Le dizain Hélisenne aux Lisantes, adjonction lyonnaise

A noter que ce dizain s’adresse à un lectorat féminin, ce que ne faisait pas l’édition parisienne. Cible commerciale confirmé par l’introduction d’une dédicace au livre 2 destinée aux nobles et vertueuses dames.


Pages du second livre

Les vignettes utilisées par l’imprimeur Harsy sont des bois de réemploi que nous retrouvons dans différentes éditions de Marot ou de Rabelais ou encore des Héroïdes d’Ovide, à partir du milieu des années 1530, mais elles sont plus intéressantes que celles de l’édition parisienne dans la mesure où elles collent généralement au texte quand celles de Janot étaient des vignettes passe-partout sur le thème de l’amour et de la chevalerie.

Certaines, au format allongé (37x72 mm), ont une composition tripartite avec une femme ou un homme écrivant à sa table au centre, encadré de deux scènes se répondant sur les côtés. Dans quelques cas, les scènes vont au-delà du texte, comme celle tirée du suicide de Philis, où le personnage se plante un poignard dans la poitrine alors que dans le récit, Hélisenne ne fait qu’évoquer cette possibilité. Les titres des chapitres aussi promettent parfois plus que le texte qui suit. Ainsi le chapitre sur la fruition d’amour, illustré d’une belle vignette sur les travaux champêtres, n’est pas confirmé par le récit ; Les deux amants n’iront jamais jusqu’à conclure….

Le fruition d'amours

La fin de Guenelic

Le titre de ce chapitre pourrait être la morale du livre


Au final, l’intervention du sage Quézinstra dans l’épilogue laisse le lecteur fort perplexe. Le compagnon de Guenelic vient témoigner de la fin des deux amants, bien sur, mais dans quel but ? Pour dénoncer les folies commises au nom de l'amour et qui ont mené les deux amants jusqu'à la mort ou pour légitimer l’amour impudique et montrer à tous que, malgré les obstacles, les amants sont enfin réunis aux "Champs Hélisiens", en récompense de leurs tourments ? A vous de décider.

Bonne journée

Textor 



[1] Janine Incardona, Le Genre narratif sentimental en France au XVIe siècle : structures et jeux onomastiques autour des Angoysses douloureuses qui procedent d’amours d’Hélisenne de Crenne, Publicacions de la Universitat de València, 2006.

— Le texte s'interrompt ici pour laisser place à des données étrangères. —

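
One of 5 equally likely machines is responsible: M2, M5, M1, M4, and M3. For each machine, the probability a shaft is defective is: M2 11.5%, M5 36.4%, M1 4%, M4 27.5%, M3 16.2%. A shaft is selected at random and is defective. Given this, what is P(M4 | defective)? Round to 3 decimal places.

0.288

Since the prior is uniform, the posterior is proportional to the likelihood:
  M2: 0.115
  M5: 0.364
  M1: 0.04
  M4: 0.275
  M3: 0.162
Sum = 0.956.
P(M4 | evidence) = 0.275 / 0.956 ≈ 0.288.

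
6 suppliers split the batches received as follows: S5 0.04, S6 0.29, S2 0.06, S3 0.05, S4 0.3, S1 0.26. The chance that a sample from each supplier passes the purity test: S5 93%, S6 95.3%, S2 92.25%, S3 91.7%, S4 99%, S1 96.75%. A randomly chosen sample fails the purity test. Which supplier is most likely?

S6

Taking complements, P(off-spec | each) = S5 0.07, S6 0.047, S2 0.0775, S3 0.083, S4 0.01, S1 0.0325.
Unnormalized posteriors (prior × likelihood):
  S5: 0.04 × 0.07 = 0.0028
  S6: 0.29 × 0.047 = 0.01363
  S2: 0.06 × 0.0775 = 0.00465
  S3: 0.05 × 0.083 = 0.00415
  S4: 0.3 × 0.01 = 0.003
  S1: 0.26 × 0.0325 = 0.00845
Normalizing constant = 0.03668.
Largest term belongs to S6, so S6 is most probable.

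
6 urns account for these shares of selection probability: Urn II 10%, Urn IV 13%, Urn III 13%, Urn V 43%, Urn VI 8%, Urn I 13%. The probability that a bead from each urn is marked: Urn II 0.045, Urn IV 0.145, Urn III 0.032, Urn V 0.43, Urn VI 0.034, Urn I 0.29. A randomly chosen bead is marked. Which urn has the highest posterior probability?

Unnormalized posteriors (prior × likelihood):
  Urn II: 0.1 × 0.045 = 0.0045
  Urn IV: 0.13 × 0.145 = 0.01885
  Urn III: 0.13 × 0.032 = 0.00416
  Urn V: 0.43 × 0.43 = 0.1849
  Urn VI: 0.08 × 0.034 = 0.00272
  Urn I: 0.13 × 0.29 = 0.0377
Sum = 0.25283.
Largest term belongs to Urn V, so Urn V is most probable.

Urn V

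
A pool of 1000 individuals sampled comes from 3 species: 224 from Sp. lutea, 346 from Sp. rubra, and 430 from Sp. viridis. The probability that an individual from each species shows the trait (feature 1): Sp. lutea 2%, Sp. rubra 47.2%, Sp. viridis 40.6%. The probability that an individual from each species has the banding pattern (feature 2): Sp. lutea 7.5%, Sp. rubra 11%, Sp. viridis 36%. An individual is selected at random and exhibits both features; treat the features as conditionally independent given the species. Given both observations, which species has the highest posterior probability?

Sp. viridis

Unnormalized posteriors (prior × likelihood):
  Sp. lutea: 0.224 × 0.02 × 0.075 = 0.000336
  Sp. rubra: 0.346 × 0.472 × 0.11 = 0.01796432
  Sp. viridis: 0.43 × 0.406 × 0.36 = 0.0628488
Sum = 0.08114912.
Largest term belongs to Sp. viridis, so Sp. viridis is most probable.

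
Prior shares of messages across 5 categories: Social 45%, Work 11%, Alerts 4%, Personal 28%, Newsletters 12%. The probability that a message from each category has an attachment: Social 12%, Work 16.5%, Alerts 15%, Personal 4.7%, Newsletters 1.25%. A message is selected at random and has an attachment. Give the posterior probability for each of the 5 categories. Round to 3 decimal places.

Social 0.582, Work 0.196, Alerts 0.065, Personal 0.142, Newsletters 0.016

By Bayes' rule, posterior ∝ prior × likelihood:
  Social: 0.45 × 0.12 = 0.054
  Work: 0.11 × 0.165 = 0.01815
  Alerts: 0.04 × 0.15 = 0.006
  Personal: 0.28 × 0.047 = 0.01316
  Newsletters: 0.12 × 0.0125 = 0.0015
Total = 0.09281.
P(Social | attachment) = 0.054/0.09281 ≈ 0.582
P(Work | attachment) = 0.01815/0.09281 ≈ 0.196
P(Alerts | attachment) = 0.006/0.09281 ≈ 0.065
P(Personal | attachment) = 0.01316/0.09281 ≈ 0.142
P(Newsletters | attachment) = 0.0015/0.09281 ≈ 0.016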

[2] Mounier, P. (2006). Les Angoysses douloureuses d’Hélisenne de Crenne : un antiroman sérieux. Études françaises, 42 (1), 91–109.

[3] « Hélisenne de Crenne, Les angoisses douloureuses qui procèdent d’amour », édition de Jean-Philippe Beaulieu, Publications de l’Université de Saint-Étienne, coll. « La cité des dames », no 2, 2005,

[4] Partie 1, Chapitre XXII, Exclamation piteuse d’Hélisenne contre son ami.

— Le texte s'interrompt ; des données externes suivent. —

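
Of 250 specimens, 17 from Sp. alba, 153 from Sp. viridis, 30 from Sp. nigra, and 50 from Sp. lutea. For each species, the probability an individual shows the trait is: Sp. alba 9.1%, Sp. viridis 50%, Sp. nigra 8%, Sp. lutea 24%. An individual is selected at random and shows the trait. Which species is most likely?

Prior × likelihood for each hypothesis:
  Sp. alba: 0.068 × 0.091 = 0.006188
  Sp. viridis: 0.612 × 0.5 = 0.306
  Sp. nigra: 0.12 × 0.08 = 0.0096
  Sp. lutea: 0.2 × 0.24 = 0.048
Sum = 0.369788.
Largest term belongs to Sp. viridis, so Sp. viridis is most probable.

Sp. viridis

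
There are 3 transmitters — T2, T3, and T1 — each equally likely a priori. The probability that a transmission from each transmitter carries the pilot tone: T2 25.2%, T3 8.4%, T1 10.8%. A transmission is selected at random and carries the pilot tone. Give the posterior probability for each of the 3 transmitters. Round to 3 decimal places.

T2 0.568, T3 0.189, T1 0.243

Since the prior is uniform, the posterior is proportional to the likelihood:
  T2: 0.252
  T3: 0.084
  T1: 0.108
Normalizing constant = 0.444.
P(T2 | pilot) = 0.252/0.444 ≈ 0.568
P(T3 | pilot) = 0.084/0.444 ≈ 0.189
P(T1 | pilot) = 0.108/0.444 ≈ 0.243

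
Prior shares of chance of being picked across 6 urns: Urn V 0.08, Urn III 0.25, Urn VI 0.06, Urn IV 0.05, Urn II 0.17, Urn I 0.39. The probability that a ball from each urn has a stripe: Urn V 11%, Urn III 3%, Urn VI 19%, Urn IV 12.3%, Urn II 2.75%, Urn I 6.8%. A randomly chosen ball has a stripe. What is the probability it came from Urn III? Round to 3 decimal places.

0.115

Prior × likelihood for each hypothesis:
  Urn V: 0.08 × 0.11 = 0.0088
  Urn III: 0.25 × 0.03 = 0.0075
  Urn VI: 0.06 × 0.19 = 0.0114
  Urn IV: 0.05 × 0.123 = 0.00615
  Urn II: 0.17 × 0.0275 = 0.004675
  Urn I: 0.39 × 0.068 = 0.02652
Sum = 0.065045.
P(Urn III | evidence) = 0.0075 / 0.065045 ≈ 0.115.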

[5] Notamment dans la thèse d’Anne Réach-Ngô, qui conteste l’existence de Marguerite Briet en tant qu’auteur au profit d’une production émanant directement de l’atelier de Denis Janot. (Voir La Mise en livre des narrations de la Renaissance : Écriture éditoriale et herméneutique de l’imprimé, Paris IV-Sorbonne, 2005, 3 vol.

[6] Mireille Huchon, Louise Labé, une créature de papier, Genève Droz 2006.

[7] Une donation notariée d’Aout 1552 nous apprend qu’elle est séparée de biens du sieur Philippes Fournet, ecuyer, seigneur de Crasne et qu’elle demeurait à St Germain des Prés.

[8] Christine de Buzon et William Kemp, Interventions lyonnaises sur un texte parisien : l’édition des Angoysses douloureuses qui procedent d’amour d’Helisenne de Crenne (Denys de Harsy, vers 1539), dans L’Émergence littéraire des femmes à Lyon à la Renaissance (1520-1560), Saint-Étienne, Publications de l’Université de Saint-Étienne, 2008, p. 179-196. Voir aussi Michèle Clément : Co-élaborations à Lyon entre 1532 et 1542 : Des interventions lyonnaises en réseau sur les récits sentimentaux ? -  Réforme, Humanisme, Renaissance, Association d’Études sur la Renaissance, l’Humanisme et la Réforme, 2011, pp.35-44.